The gene dfr is the second one in our anthocyanin synthesis pathway. We are using the biobrick part BBa_K1497010. It was added to the registry by the 2014 Darmstadt igem team.


ans

This gene is the third gene in our pathway, it converts the molecule created by dfr into pelargonidin. It is from the organism Fragaria x ananassa and was added to the registry by the 2014 Darmstadt team. It is an engineered anthocyanidin synthase. Part BBa_K1497002.



Zeaxanthin

crtY

This gene is from the organism Pantoea ananatis and is part or the carotenoid synthesis pathway. It converts the initial molecule Lycopene into the final molecule Beta-Carotene. This gene was added to the registry by Edinburgh 2007, part BBa_I742154.


crtZ

This gene is from the organism Pantoea ananatis and is our final gene in the carotenoid synthesis pathway. It was added to the registry by Edinburgh 2007 and is the part BBa_I742157.This part converts the Beat-Carotene into our final product, the pigment Zeaxanthin.


Melanin

melA

The gene melA is from the organism Rhizobium etli and was added to the registry by the Cambridge 2009 iGEM team. Part BBa_K274001.



Indigoidine

indB

This gene is from the organism Streptomyces chrmofuscus, and it is our third original basic part submission to the registry. Its is part BBa_funthings. It has been shown to increase the yeilds of Indigoidine when used with indC. It is a putative phosphatase.


indC

This gene is the gene that converts Glutamine into Indigoidine. It is from the organism Photohabdus luminescens and was added to the registry by the 2013 Heidelburg iGEM team. Part BBa_K1152013.



Additional parts used

T7 Promoter

The Promoter we used for our Melanin Construct is T7 promoter, This allows us to control the production of Melanin. This promoter is from the T7 bacteriophage, it is a Virus that inserts its DNA into Bacteria in order to reproduce and stay alive. This promoter works with the T7 system inside the Escherichia coli strain BL21(DE3), (Fig 1.)
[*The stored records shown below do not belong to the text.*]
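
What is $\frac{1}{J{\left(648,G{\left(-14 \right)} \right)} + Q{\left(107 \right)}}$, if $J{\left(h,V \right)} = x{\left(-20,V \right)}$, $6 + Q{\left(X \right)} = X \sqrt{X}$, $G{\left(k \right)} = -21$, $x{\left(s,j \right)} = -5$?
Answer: $\frac{11}{1224922} + \frac{107 \sqrt{107}}{1224922} \approx 0.00091256$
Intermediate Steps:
$Q{\left(X \right)} = -6 + X^{\frac{3}{2}}$ ($Q{\left(X \right)} = -6 + X \sqrt{X} = -6 + X^{\frac{3}{2}}$)
$J{\left(h,V \right)} = -5$
$\frac{1}{J{\left(648,G{\left(-14 \right)} \right)} + Q{\left(107 \right)}} = \frac{1}{-5 - \left(6 - 107^{\frac{3}{2}}\right)} = \frac{1}{-5 - \left(6 - 107 \sqrt{107}\right)} = \frac{1}{-11 + 107 \sqrt{107}}$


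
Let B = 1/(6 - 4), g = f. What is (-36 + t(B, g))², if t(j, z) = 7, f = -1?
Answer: 841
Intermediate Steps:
g = -1
B = ½ (B = 1/2 = ½ ≈ 0.50000)
(-36 + t(B, g))² = (-36 + 7)² = (-29)² = 841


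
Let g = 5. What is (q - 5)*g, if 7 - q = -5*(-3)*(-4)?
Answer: 310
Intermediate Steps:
q = 67 (q = 7 - (-5*(-3))*(-4) = 7 - 15*(-4) = 7 - 1*(-60) = 7 + 60 = 67)
(q - 5)*g = (67 - 5)*5 = 62*5 = 310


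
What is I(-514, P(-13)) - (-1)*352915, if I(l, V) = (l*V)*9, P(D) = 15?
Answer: 283525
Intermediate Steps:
I(l, V) = 9*V*l (I(l, V) = (V*l)*9 = 9*V*l)
I(-514, P(-13)) - (-1)*352915 = 9*15*(-514) - (-1)*352915 = -69390 - 1*(-352915) = -69390 + 352915 = 283525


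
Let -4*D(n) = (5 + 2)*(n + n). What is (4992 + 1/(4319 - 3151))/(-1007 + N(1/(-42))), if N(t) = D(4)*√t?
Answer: -17614414797/3553244048 + 5830657*I*√42/3553244048 ≈ -4.9573 + 0.010634*I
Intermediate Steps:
D(n) = -7*n/2 (D(n) = -(5 + 2)*(n + n)/4 = -7*2*n/4 = -7*n/2)
N(t) = -14*√t (N(t) = (-7/2*4)*√t = -14*√t)
(4992 + 1/(4319 - 3151))/(-1007 + N(1/(-42))) = (4992 + 1/(4319 - 3151))/(-1007 - 14*I*√42/42) = (4992 + 1/1168)/(-1007 - I*√42/3) = 5830657/(1168*(-1007 - I*√42/3))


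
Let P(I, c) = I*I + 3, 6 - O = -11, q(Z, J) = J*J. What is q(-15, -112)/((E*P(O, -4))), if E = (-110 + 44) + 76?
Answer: 1568/365 ≈ 4.2959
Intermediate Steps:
q(Z, J) = J²
O = 17 (O = 6 - 1*(-11) = 6 + 11 = 17)
P(I, c) = 3 + I² (P(I, c) = I² + 3 = 3 + I²)
E = 10 (E = -66 + 76 = 10)
q(-15, -112)/((E*P(O, -4))) = (-112)²/((10*(3 + 17²))) = 12544/((10*(3 + 289))) = 12544/((10*292)) = 12544/2920 = 12544*(1/2920) = 1568/365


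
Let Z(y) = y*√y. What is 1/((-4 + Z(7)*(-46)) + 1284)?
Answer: 320/228153 + 161*√7/456306 ≈ 0.0023361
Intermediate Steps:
Z(y) = y^(3/2)
1/((-4 + Z(7)*(-46)) + 1284) = 1/((-4 + 7^(3/2)*(-46)) + 1284) = 1/((-4 + (7*√7)*(-46)) + 1284) = 1/((-4 - 322*√7) + 1284) = 1/(1280 - 322*√7)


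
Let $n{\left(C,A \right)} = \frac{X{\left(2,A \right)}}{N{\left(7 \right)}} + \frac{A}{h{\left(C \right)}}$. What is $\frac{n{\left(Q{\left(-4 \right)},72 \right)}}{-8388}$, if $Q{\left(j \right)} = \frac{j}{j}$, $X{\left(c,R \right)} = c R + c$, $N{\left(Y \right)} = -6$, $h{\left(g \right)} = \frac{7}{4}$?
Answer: $- \frac{353}{176148} \approx -0.002004$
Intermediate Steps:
$h{\left(g \right)} = \frac{7}{4}$ ($h{\left(g \right)} = 7 \cdot \frac{1}{4} = \frac{7}{4}$)
$X{\left(c,R \right)} = c + R c$ ($X{\left(c,R \right)} = R c + c = c + R c$)
$Q{\left(j \right)} = 1$
$n{\left(C,A \right)} = - \frac{1}{3} + \frac{5 A}{21}$ ($n{\left(C,A \right)} = \frac{2 \left(1 + A\right)}{-6} + \frac{A}{\frac{7}{4}} = \left(2 + 2 A\right) \left(- \frac{1}{6}\right) + A \frac{4}{7} = \left(- \frac{1}{3} - \frac{A}{3}\right) + \frac{4 A}{7} = - \frac{1}{3} + \frac{5 A}{21}$)
$\frac{n{\left(Q{\left(-4 \right)},72 \right)}}{-8388} = \frac{- \frac{1}{3} + \frac{5}{21} \cdot 72}{-8388} = \left(- \frac{1}{3} + \frac{120}{7}\right) \left(- \frac{1}{8388}\right) = \frac{353}{21} \left(- \frac{1}{8388}\right) = - \frac{353}{176148}$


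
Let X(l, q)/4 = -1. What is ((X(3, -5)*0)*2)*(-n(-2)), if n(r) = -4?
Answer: 0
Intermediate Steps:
X(l, q) = -4 (X(l, q) = 4*(-1) = -4)
((X(3, -5)*0)*2)*(-n(-2)) = (-4*0*2)*(-1*(-4)) = (0*2)*4 = 0*4 = 0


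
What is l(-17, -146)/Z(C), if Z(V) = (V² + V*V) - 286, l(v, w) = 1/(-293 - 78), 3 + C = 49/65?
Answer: 4225/432481378 ≈ 9.7692e-6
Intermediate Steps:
C = -146/65 (C = -3 + 49/65 = -146/65 ≈ -2.2462)
l(v, w) = -1/371 (l(v, w) = 1/(-371) = -1/371)
Z(V) = -286 + 2*V² (Z(V) = (V² + V²) - 286 = 2*V² - 286 = -286 + 2*V²)
l(-17, -146)/Z(C) = -1/(371*(-286 + 2*(-146/65)²)) = -1/(371*(-286 + 2*(21316/4225))) = -1/(371*(-286 + 42632/4225)) = -1/(371*(-1165718/4225)) = -1/371*(-4225/1165718) = 4225/432481378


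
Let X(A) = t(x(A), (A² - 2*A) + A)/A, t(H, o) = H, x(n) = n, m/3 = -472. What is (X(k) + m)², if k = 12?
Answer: 2002225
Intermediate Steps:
m = -1416 (m = 3*(-472) = -1416)
X(A) = 1 (X(A) = A/A = 1)
(X(k) + m)² = (1 - 1416)² = (-1415)² = 2002225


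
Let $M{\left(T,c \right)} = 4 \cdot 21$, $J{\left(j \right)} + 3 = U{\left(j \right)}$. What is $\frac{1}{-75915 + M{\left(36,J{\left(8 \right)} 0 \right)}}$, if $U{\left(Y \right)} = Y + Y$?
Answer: $- \frac{1}{75831} \approx -1.3187 \cdot 10^{-5}$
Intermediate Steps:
$U{\left(Y \right)} = 2 Y$
$J{\left(j \right)} = -3 + 2 j$
$M{\left(T,c \right)} = 84$
$\frac{1}{-75915 + M{\left(36,J{\left(8 \right)} 0 \right)}} = \frac{1}{-75915 + 84} = \frac{1}{-75831} = - \frac{1}{75831}$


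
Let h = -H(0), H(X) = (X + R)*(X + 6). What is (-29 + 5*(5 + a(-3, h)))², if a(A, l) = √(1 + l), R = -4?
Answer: 441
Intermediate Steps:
H(X) = (-4 + X)*(6 + X) (H(X) = (X - 4)*(X + 6) = (-4 + X)*(6 + X))
h = 24 (h = -(-24 + 0² + 2*0) = -(-24 + 0 + 0) = -1*(-24) = 24)
(-29 + 5*(5 + a(-3, h)))² = (-29 + 5*(5 + √(1 + 24)))² = (-29 + 5*(5 + √25))² = (-29 + 5*(5 + 5))² = (-29 + 5*10)² = (-29 + 50)² = 21² = 441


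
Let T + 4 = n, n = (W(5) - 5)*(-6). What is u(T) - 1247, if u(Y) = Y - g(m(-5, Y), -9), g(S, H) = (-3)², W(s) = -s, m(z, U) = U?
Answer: -1200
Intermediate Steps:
g(S, H) = 9
n = 60 (n = (-1*5 - 5)*(-6) = (-5 - 5)*(-6) = -10*(-6) = 60)
T = 56 (T = -4 + 60 = 56)
u(Y) = -9 + Y (u(Y) = Y - 1*9 = Y - 9 = -9 + Y)
u(T) - 1247 = (-9 + 56) - 1247 = 47 - 1247 = -1200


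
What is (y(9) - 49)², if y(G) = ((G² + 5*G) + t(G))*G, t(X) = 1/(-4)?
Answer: 18757561/16 ≈ 1.1723e+6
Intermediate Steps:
t(X) = -¼
y(G) = G*(-¼ + G² + 5*G) (y(G) = ((G² + 5*G) - ¼)*G = (-¼ + G² + 5*G)*G = G*(-¼ + G² + 5*G))
(y(9) - 49)² = (9*(-¼ + 9² + 5*9) - 49)² = (9*(-¼ + 81 + 45) - 49)² = (9*(503/4) - 49)² = (4527/4 - 49)² = (4331/4)² = 18757561/16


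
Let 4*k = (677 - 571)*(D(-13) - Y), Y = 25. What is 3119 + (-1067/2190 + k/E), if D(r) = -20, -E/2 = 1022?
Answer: 191262979/61320 ≈ 3119.1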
(Fig 1.) This image shows the T7 Promoter system, 1.Lactose inducible promoter 2.E. coli Ribosomal Binding site. 3.The Gene for T7 RNA polymerase. 4.Terminator 5.T7 RNA polymerase. 6.T7 promoter. 7.E. coli Ribosomal Binding site. 8.The gene/genes in our construct. 9.Terminator. 10.mRNA produced by the transcription of the construct.
This shows the process that occurs with the T7 System. We induce the Lactose inducible promoter(1) with IPTG as it mimics the lactose and cannot be broken down by the cell. This allows it to continually perform transcription on the construct(1-4) embedded in the Genome of the BL21(DE3) and thusly constantly produce the T7 RNA polymerase(5) encoded by the gene(3).This T7 RNA Polymerase(5) attaches to the T7 Promoter(6) and starts transcription on the construct(6-9) within our plasmid psB1C3. This then creates the mRNA(10) which will undergo translation and produce the protein encoded by the gene(8) due to the E. coli RBS on the construct. Part BBa_I712074.


Ribosomal Binding Site

The RBS we have chosen for our constructs is an E. coli Ribosomal Binding Site, Part BBa_B0034


Terminator

The terminator we have chosen for our constructs is an E. coli terminator. Part BBa_B0015, it is a double terminator made up of one BBa_B0012 terminator and a BBa_B0010 terminator.